The Fisker Ocean competes in a packed segment

The automotive market won’t give this new electric SUV a pass for being a newcomer to the market. The Ocean competes in a class with some of the most popular EVs, including:

  • Tesla Model Y
  • Hyundai Ioniq 5
  • Kia EV6
  • Mustang Mach-e

Other new models are coming, including the new Chevrolet Blazer EV, which should be highly competitive with the rest of this class. Unfortunately, the reviewer from Auto Focus was less than impressed with the daily usefulness of the Fisker Ocean.

2024 Fisker Ocean electric SUV posed in front of a house.
2024 Fisker Ocean | Fisker

What makes this Fisker electric SUV a solid choice?
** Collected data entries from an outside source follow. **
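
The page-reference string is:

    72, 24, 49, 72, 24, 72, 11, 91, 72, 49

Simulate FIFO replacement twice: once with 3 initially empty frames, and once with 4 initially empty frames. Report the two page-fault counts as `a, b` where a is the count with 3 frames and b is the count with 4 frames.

3 frames: F F F . . . F F F F → 7 faults.
4 frames: F F F . . . F F F . → 6 faults.
6 < 7: adding a frame reduced faults, as is typical.

7, 6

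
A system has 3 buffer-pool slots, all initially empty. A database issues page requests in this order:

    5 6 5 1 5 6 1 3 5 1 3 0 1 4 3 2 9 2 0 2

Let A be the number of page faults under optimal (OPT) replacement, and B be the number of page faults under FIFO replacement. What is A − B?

Under OPT: F F . F . . . F . . . F . F . F F . . . → 8 faults.
Under FIFO: F F . F . . . F F . . F F F F F F . F . → 12 faults.
A − B = 8 − 12 = -4.

-4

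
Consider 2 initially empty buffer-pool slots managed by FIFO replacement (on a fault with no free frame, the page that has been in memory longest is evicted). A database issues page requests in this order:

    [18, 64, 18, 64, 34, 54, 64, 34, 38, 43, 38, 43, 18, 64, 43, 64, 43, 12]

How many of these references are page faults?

12

18 → fault, frames {18}
64 → fault, frames {18,64}
18 → hit
64 → hit
34 → fault, evict 18, frames {64,34}
54 → fault, evict 64, frames {34,54}
64 → fault, evict 34, frames {54,64}
34 → fault, evict 54, frames {64,34}
38 → fault, evict 64, frames {34,38}
43 → fault, evict 34, frames {38,43}
38 → hit
43 → hit
18 → fault, evict 38, frames {43,18}
64 → fault, evict 43, frames {18,64}
43 → fault, evict 18, frames {64,43}
64 → hit
43 → hit
12 → fault, evict 64, frames {43,12}
Page faults: 12.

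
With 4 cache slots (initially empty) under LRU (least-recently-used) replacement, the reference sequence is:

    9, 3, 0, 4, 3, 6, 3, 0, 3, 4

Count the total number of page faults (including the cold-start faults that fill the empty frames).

5

9 -> miss, frames [9]
3 -> miss, frames [9, 3]
0 -> miss, frames [9, 3, 0]
4 -> miss, frames [9, 3, 0, 4]
3 -> hit
6 -> miss, evict 9, frames [0, 4, 3, 6]
3 -> hit
0 -> hit
3 -> hit
4 -> hit
Page faults: 5.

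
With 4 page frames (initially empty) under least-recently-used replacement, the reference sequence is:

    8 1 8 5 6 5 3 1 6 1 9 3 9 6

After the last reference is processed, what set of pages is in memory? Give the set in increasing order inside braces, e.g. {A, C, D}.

8: miss, frames {8}
1: miss, frames {8,1}
8: hit
5: miss, frames {1,8,5}
6: miss, frames {1,8,5,6}
5: hit
3: miss, evict 1, frames {8,6,5,3}
1: miss, evict 8, frames {6,5,3,1}
6: hit
1: hit
9: miss, evict 5, frames {3,6,1,9}
3: hit
9: hit
6: hit

{1, 3, 6, 9}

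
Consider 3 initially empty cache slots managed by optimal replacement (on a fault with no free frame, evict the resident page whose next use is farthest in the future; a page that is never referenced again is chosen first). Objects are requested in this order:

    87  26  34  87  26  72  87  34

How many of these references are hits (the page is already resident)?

4

87 -> fault, frames [87]
26 -> fault, frames [87, 26]
34 -> fault, frames [87, 26, 34]
87 -> hit
26 -> hit
72 -> fault, evict 26, frames [87, 34, 72]
87 -> hit
34 -> hit
Hits: 4.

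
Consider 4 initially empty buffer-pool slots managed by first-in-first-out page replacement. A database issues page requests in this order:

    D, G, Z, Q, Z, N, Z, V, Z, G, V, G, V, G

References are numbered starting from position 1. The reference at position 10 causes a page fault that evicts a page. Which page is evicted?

pos 1: D -> fault, frames (D)
pos 2: G -> fault, frames (D G)
pos 3: Z -> fault, frames (D G Z)
pos 4: Q -> fault, frames (D G Z Q)
pos 5: Z -> hit
pos 6: N -> fault, evict D, frames (G Z Q N)
pos 7: Z -> hit
pos 8: V -> fault, evict G, frames (Z Q N V)
pos 9: Z -> hit
pos 10: G -> fault, evict Z, frames (Q N V G)
At position 10, page Z is evicted.

Z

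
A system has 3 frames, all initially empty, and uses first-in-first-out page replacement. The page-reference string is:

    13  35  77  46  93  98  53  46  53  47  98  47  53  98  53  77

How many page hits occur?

4

13 → miss, frames (13)
35 → miss, frames (13 35)
77 → miss, frames (13 35 77)
46 → miss, evict 13, frames (35 77 46)
93 → miss, evict 35, frames (77 46 93)
98 → miss, evict 77, frames (46 93 98)
53 → miss, evict 46, frames (93 98 53)
46 → miss, evict 93, frames (98 53 46)
53 → hit
47 → miss, evict 98, frames (53 46 47)
98 → miss, evict 53, frames (46 47 98)
47 → hit
53 → miss, evict 46, frames (47 98 53)
98 → hit
53 → hit
77 → miss, evict 47, frames (98 53 77)
Hits: 4.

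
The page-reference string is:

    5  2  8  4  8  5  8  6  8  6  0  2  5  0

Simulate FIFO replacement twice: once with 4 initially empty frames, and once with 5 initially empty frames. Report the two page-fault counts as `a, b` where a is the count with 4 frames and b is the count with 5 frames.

4 frames: F F F F . . . F . . F F F . → 8 faults.
5 frames: F F F F . . . F . . F . F . → 7 faults.
7 < 8: adding a frame reduced faults, as is typical.

8, 7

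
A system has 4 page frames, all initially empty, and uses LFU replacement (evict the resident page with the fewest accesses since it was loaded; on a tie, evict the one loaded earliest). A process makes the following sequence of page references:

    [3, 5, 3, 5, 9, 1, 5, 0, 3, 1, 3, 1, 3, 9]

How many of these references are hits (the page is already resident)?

8

3: miss, frames {3}
5: miss, frames {3,5}
3: hit
5: hit
9: miss, frames {3,5,9}
1: miss, frames {3,5,9,1}
5: hit
0: miss, evict 9, frames {3,5,1,0}
3: hit
1: hit
3: hit
1: hit
3: hit
9: miss, evict 0, frames {3,5,1,9}
Hits: 8.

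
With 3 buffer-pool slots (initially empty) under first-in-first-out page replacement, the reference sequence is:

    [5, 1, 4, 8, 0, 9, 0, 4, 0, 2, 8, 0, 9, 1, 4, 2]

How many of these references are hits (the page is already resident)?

2

5 → fault, frames {5}
1 → fault, frames {5,1}
4 → fault, frames {5,1,4}
8 → fault, evict 5, frames {1,4,8}
0 → fault, evict 1, frames {4,8,0}
9 → fault, evict 4, frames {8,0,9}
0 → hit
4 → fault, evict 8, frames {0,9,4}
0 → hit
2 → fault, evict 0, frames {9,4,2}
8 → fault, evict 9, frames {4,2,8}
0 → fault, evict 4, frames {2,8,0}
9 → fault, evict 2, frames {8,0,9}
1 → fault, evict 8, frames {0,9,1}
4 → fault, evict 0, frames {9,1,4}
2 → fault, evict 9, frames {1,4,2}
Hits: 2.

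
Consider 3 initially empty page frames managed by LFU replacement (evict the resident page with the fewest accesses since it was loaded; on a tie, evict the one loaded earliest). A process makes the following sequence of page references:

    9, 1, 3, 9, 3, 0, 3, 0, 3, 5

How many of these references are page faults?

9: fault, frames [9]
1: fault, frames [9, 1]
3: fault, frames [9, 1, 3]
9: hit
3: hit
0: fault, evict 1, frames [9, 3, 0]
3: hit
0: hit
3: hit
5: fault, evict 9, frames [3, 0, 5]
Page faults: 5.

5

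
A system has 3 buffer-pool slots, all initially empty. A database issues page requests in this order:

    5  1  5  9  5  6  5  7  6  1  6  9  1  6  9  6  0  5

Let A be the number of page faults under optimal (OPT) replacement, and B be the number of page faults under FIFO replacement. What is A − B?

Under OPT: F F . F . F . F . . . F . . . . F F → 8 faults.
Under FIFO: F F . F . F F F . F F F . . . . F F → 11 faults.
A − B = 8 − 11 = -3.

-3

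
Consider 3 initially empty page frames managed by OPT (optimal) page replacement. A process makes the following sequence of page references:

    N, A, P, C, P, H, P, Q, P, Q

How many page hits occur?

4

N → fault, frames [N]
A → fault, frames [N, A]
P → fault, frames [N, A, P]
C → fault, evict A, frames [N, P, C]
P → hit
H → fault, evict C, frames [N, P, H]
P → hit
Q → fault, evict H, frames [N, P, Q]
P → hit
Q → hit
Hits: 4.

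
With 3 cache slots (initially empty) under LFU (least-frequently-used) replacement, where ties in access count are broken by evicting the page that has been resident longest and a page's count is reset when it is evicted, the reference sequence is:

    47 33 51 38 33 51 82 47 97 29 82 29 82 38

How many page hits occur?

47 -> fault, frames (47)
33 -> fault, frames (47 33)
51 -> fault, frames (47 33 51)
38 -> fault, evict 47, frames (33 51 38)
33 -> hit
51 -> hit
82 -> fault, evict 38, frames (33 51 82)
47 -> fault, evict 82, frames (33 51 47)
97 -> fault, evict 47, frames (33 51 97)
29 -> fault, evict 97, frames (33 51 29)
82 -> fault, evict 29, frames (33 51 82)
29 -> fault, evict 82, frames (33 51 29)
82 -> fault, evict 29, frames (33 51 82)
38 -> fault, evict 82, frames (33 51 38)
Hits: 2.

2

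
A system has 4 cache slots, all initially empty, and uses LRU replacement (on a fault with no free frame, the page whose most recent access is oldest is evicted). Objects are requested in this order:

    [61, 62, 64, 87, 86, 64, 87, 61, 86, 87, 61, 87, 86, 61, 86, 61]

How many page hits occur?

61 → miss, frames [61]
62 → miss, frames [61, 62]
64 → miss, frames [61, 62, 64]
87 → miss, frames [61, 62, 64, 87]
86 → miss, evict 61, frames [62, 64, 87, 86]
64 → hit
87 → hit
61 → miss, evict 62, frames [86, 64, 87, 61]
86 → hit
87 → hit
61 → hit
87 → hit
86 → hit
61 → hit
86 → hit
61 → hit
Hits: 10.

10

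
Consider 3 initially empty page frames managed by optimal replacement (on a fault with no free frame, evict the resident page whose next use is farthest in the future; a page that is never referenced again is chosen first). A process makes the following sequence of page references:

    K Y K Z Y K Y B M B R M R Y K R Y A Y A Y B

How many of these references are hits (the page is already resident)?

K → miss, frames [K]
Y → miss, frames [K, Y]
K → hit
Z → miss, frames [K, Y, Z]
Y → hit
K → hit
Y → hit
B → miss, evict Z, frames [K, Y, B]
M → miss, evict K, frames [Y, B, M]
B → hit
R → miss, evict B, frames [Y, M, R]
M → hit
R → hit
Y → hit
K → miss, evict M, frames [Y, R, K]
R → hit
Y → hit
A → miss, evict K, frames [Y, R, A]
Y → hit
A → hit
Y → hit
B → miss, evict A, frames [Y, R, B]
Hits: 13.

13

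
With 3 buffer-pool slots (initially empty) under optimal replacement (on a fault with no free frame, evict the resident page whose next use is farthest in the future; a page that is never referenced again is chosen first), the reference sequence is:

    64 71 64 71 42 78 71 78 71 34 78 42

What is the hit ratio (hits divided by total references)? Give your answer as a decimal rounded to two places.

0.58

64: miss, frames {64}
71: miss, frames {64,71}
64: hit
71: hit
42: miss, frames {64,71,42}
78: miss, evict 64, frames {71,42,78}
71: hit
78: hit
71: hit
34: miss, evict 71, frames {42,78,34}
78: hit
42: hit
Hits: 7 of 12 references → 7/12 = 0.5833.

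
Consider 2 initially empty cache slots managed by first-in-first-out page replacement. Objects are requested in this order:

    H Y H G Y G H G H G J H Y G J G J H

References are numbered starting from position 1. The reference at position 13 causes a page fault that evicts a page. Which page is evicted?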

The new Ocean electric SUV has an impressive style and hits some high notes in terms of the SUV’s basic fundamentals. The shape is reminiscent of a Range Rover, giving this SUV an upscale, luxury quality. Some of the redeeming qualities of this SUV are:

  • Light signature
  • Grille style
  • Stylish wheels under the aero caps
  • Flush door handles
  • Side-mirror turn signals
  • Body side turn signals – mounted high on the rear side areas
  • Roof solar panels
  • Large steering wheel
  • Infotainment and gauge screens
  • Large rear seat
  • Rear camera mirror

The Ocean has a generous cargo area and spacious cabin. This vehicle’s overall look and feel could be enough to entice many drivers.

How will the Fisker Ocean disappoint many drivers?
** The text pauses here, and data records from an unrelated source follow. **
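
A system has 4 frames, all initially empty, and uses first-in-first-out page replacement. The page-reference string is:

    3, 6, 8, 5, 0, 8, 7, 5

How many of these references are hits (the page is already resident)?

3: fault, frames [3]
6: fault, frames [3, 6]
8: fault, frames [3, 6, 8]
5: fault, frames [3, 6, 8, 5]
0: fault, evict 3, frames [6, 8, 5, 0]
8: hit
7: fault, evict 6, frames [8, 5, 0, 7]
5: hit
Hits: 2.

2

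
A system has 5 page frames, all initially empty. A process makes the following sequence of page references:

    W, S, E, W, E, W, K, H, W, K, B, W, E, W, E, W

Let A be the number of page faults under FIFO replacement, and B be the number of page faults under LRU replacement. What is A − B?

Under FIFO: F F F . . . F F . . F F . . . . → 7 faults.
Under LRU: F F F . . . F F . . F . . . . . → 6 faults.
A − B = 7 − 6 = 1.

1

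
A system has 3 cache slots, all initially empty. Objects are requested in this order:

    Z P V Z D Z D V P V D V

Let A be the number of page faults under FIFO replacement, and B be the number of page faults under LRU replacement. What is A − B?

Under FIFO: F F F . F F . . F F F . → 8 faults.
Under LRU: F F F . F . . . F . . . → 5 faults.
A − B = 8 − 5 = 3.

3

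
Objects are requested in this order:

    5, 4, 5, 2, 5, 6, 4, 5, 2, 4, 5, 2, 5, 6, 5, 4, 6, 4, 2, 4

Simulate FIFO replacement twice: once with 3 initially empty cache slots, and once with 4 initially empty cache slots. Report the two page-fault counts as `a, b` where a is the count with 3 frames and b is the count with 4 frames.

11, 4

3 frames: F F . F . F . F . F . F . F F F . . F . → 11 faults.
4 frames: F F . F . F . . . . . . . . . . . . . . → 4 faults.
4 < 11: adding a frame reduced faults, as is typical.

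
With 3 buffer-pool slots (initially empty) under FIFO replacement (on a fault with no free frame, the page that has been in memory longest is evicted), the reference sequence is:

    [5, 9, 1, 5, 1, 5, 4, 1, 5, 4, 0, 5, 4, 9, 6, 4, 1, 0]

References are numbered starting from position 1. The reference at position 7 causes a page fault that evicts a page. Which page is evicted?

pos 1: 5: miss, frames {5}
pos 2: 9: miss, frames {5,9}
pos 3: 1: miss, frames {5,9,1}
pos 4: 5: hit
pos 5: 1: hit
pos 6: 5: hit
pos 7: 4: miss, evict 5, frames {9,1,4}
At position 7, page 5 is evicted.

5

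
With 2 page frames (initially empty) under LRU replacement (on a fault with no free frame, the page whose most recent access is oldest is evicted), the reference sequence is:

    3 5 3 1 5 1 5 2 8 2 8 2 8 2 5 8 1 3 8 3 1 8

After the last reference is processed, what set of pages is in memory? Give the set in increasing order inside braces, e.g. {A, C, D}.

{1, 8}

3 -> miss, frames {3}
5 -> miss, frames {3,5}
3 -> hit
1 -> miss, evict 5, frames {3,1}
5 -> miss, evict 3, frames {1,5}
1 -> hit
5 -> hit
2 -> miss, evict 1, frames {5,2}
8 -> miss, evict 5, frames {2,8}
2 -> hit
8 -> hit
2 -> hit
8 -> hit
2 -> hit
5 -> miss, evict 8, frames {2,5}
8 -> miss, evict 2, frames {5,8}
1 -> miss, evict 5, frames {8,1}
3 -> miss, evict 8, frames {1,3}
8 -> miss, evict 1, frames {3,8}
3 -> hit
1 -> miss, evict 8, frames {3,1}
8 -> miss, evict 3, frames {1,8}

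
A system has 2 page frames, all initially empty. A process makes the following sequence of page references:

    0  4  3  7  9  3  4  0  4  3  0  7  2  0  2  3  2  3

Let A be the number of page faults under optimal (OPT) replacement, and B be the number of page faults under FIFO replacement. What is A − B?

Under OPT: F F F F F . F F . F . F F . . F . . → 11 faults.
Under FIFO: F F F F F F F F . F . F F F . F F . → 14 faults.
A − B = 11 − 14 = -3.

-3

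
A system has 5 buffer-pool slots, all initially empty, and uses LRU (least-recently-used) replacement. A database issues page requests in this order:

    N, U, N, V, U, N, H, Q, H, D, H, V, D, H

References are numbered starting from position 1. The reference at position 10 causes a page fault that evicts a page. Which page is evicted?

pos 1: N → fault, frames [N]
pos 2: U → fault, frames [N, U]
pos 3: N → hit
pos 4: V → fault, frames [U, N, V]
pos 5: U → hit
pos 6: N → hit
pos 7: H → fault, frames [V, U, N, H]
pos 8: Q → fault, frames [V, U, N, H, Q]
pos 9: H → hit
pos 10: D → fault, evict V, frames [U, N, Q, H, D]
At position 10, page V is evicted.

V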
The most disappointing aspect of this new electric SUV is the incomplete software programming. The Ocean’s software system is unreliable at best and can be downright dangerous, especially if the safety system fails. The reviewer pointed out that every time he started the vehicle it presented a different failing feature, and most electronics were unpredictable.

Considering our dependence on electronics in modern vehicles, living with a vehicle that doesn’t connect easily to your smartphone and presents various system failures makes driving unnerving and much less enjoyable than it should be.
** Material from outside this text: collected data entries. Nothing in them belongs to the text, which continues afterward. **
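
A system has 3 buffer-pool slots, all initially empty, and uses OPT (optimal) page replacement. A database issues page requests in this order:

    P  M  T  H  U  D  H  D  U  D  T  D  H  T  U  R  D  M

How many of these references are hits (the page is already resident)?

8

P → fault, frames (P)
M → fault, frames (P M)
T → fault, frames (P M T)
H → fault, evict P, frames (M T H)
U → fault, evict M, frames (T H U)
D → fault, evict T, frames (H U D)
H → hit
D → hit
U → hit
D → hit
T → fault, evict U, frames (H D T)
D → hit
H → hit
T → hit
U → fault, evict T, frames (H D U)
R → fault, evict U, frames (H D R)
D → hit
M → fault, evict R, frames (H D M)
Hits: 8.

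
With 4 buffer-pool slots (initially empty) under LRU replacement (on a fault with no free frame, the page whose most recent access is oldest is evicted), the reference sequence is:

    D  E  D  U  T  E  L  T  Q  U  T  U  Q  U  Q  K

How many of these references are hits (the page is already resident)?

D -> fault, frames (D)
E -> fault, frames (D E)
D -> hit
U -> fault, frames (E D U)
T -> fault, frames (E D U T)
E -> hit
L -> fault, evict D, frames (U T E L)
T -> hit
Q -> fault, evict U, frames (E L T Q)
U -> fault, evict E, frames (L T Q U)
T -> hit
U -> hit
Q -> hit
U -> hit
Q -> hit
K -> fault, evict L, frames (T U Q K)
Hits: 8.

8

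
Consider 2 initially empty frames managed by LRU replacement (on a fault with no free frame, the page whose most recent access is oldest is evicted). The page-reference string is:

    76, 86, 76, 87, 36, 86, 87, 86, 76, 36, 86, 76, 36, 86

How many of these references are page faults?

76 -> miss, frames (76)
86 -> miss, frames (76 86)
76 -> hit
87 -> miss, evict 86, frames (76 87)
36 -> miss, evict 76, frames (87 36)
86 -> miss, evict 87, frames (36 86)
87 -> miss, evict 36, frames (86 87)
86 -> hit
76 -> miss, evict 87, frames (86 76)
36 -> miss, evict 86, frames (76 36)
86 -> miss, evict 76, frames (36 86)
76 -> miss, evict 36, frames (86 76)
36 -> miss, evict 86, frames (76 36)
86 -> miss, evict 76, frames (36 86)
Page faults: 12.

12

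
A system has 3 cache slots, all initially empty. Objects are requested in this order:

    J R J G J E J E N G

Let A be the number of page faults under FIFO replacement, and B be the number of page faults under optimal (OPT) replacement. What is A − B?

Under FIFO: F F . F . F F . F F → 7 faults.
Under OPT: F F . F . F . . F . → 5 faults.
A − B = 7 − 5 = 2.

2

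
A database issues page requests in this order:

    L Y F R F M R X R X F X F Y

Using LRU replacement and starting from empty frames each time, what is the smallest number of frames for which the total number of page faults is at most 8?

f=1: 14 faults
f=2: 9 faults
f=3: 8 faults
f=4: 7 faults
f=5: 6 faults
f=6: 6 faults
Smallest f with faults ≤ 8 is 3.

3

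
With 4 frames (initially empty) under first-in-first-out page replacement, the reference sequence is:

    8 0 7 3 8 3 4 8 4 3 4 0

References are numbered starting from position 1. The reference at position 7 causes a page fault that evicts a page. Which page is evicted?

pos 1: 8 → miss, frames {8}
pos 2: 0 → miss, frames {8,0}
pos 3: 7 → miss, frames {8,0,7}
pos 4: 3 → miss, frames {8,0,7,3}
pos 5: 8 → hit
pos 6: 3 → hit
pos 7: 4 → miss, evict 8, frames {0,7,3,4}
At position 7, page 8 is evicted.

8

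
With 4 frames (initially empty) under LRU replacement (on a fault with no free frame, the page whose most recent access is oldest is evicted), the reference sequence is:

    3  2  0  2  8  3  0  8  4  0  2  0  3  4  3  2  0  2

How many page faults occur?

7

3 → fault, frames [3]
2 → fault, frames [3, 2]
0 → fault, frames [3, 2, 0]
2 → hit
8 → fault, frames [3, 0, 2, 8]
3 → hit
0 → hit
8 → hit
4 → fault, evict 2, frames [3, 0, 8, 4]
0 → hit
2 → fault, evict 3, frames [8, 4, 0, 2]
0 → hit
3 → fault, evict 8, frames [4, 2, 0, 3]
4 → hit
3 → hit
2 → hit
0 → hit
2 → hit
Page faults: 7.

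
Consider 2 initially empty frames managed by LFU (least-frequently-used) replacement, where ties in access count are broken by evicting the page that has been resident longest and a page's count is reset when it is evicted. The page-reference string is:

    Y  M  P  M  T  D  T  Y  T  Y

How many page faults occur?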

Other areas where the Ocean is disappointing are:

  • No front seat rear pockets
  • Solar panels don’t report stats
  • No brake hold on hills
  • Strange sun visors – small fold-out and tiny mirrors
  • The center console is dominated by a fold-out tray
  • No glove box – just another tray for the passenger
  • The drive mode button isn’t clearly indicated
  • Launch Mode is limited to 500 uses
  • The steering wheel control buttons are poorly located

The drive modes are called Earth, Fun, and Hyper, but only seem to adjust the throttle response. Strangely, the regular driving mode, Earth, can provide wheel-spinning power when the throttle is pressed to the floor, creating a confusing power deliver.

Another unlabeled button is the button that rotates the infotainment system from portrait to landscape. This button is the Fisker logo, and must be held for five seconds for the screen to rotate.

Fisker promises a software update

The 2.0 software update for the Fisker Ocean should include upgrades to many systems and give drivers:

  • Revised torque split 50/50 to 45/55
  • Automatic vehicle hold
  • Energy meter for solar roof
  • Trailer sway mitigation
  • Key fob enhancements
  • OTA capabilities
  • Reduction of charge loss while parked

The verdict

For now, the Fisker Ocean is fundamentally a good electric SUV with more than 300 miles of driving range, but it has a long list of flaws. Most of these flaws relate to the programming and electronics, which makes this EV hard to live with. Hopefully, Fisker’s upgrade will address most of the problems.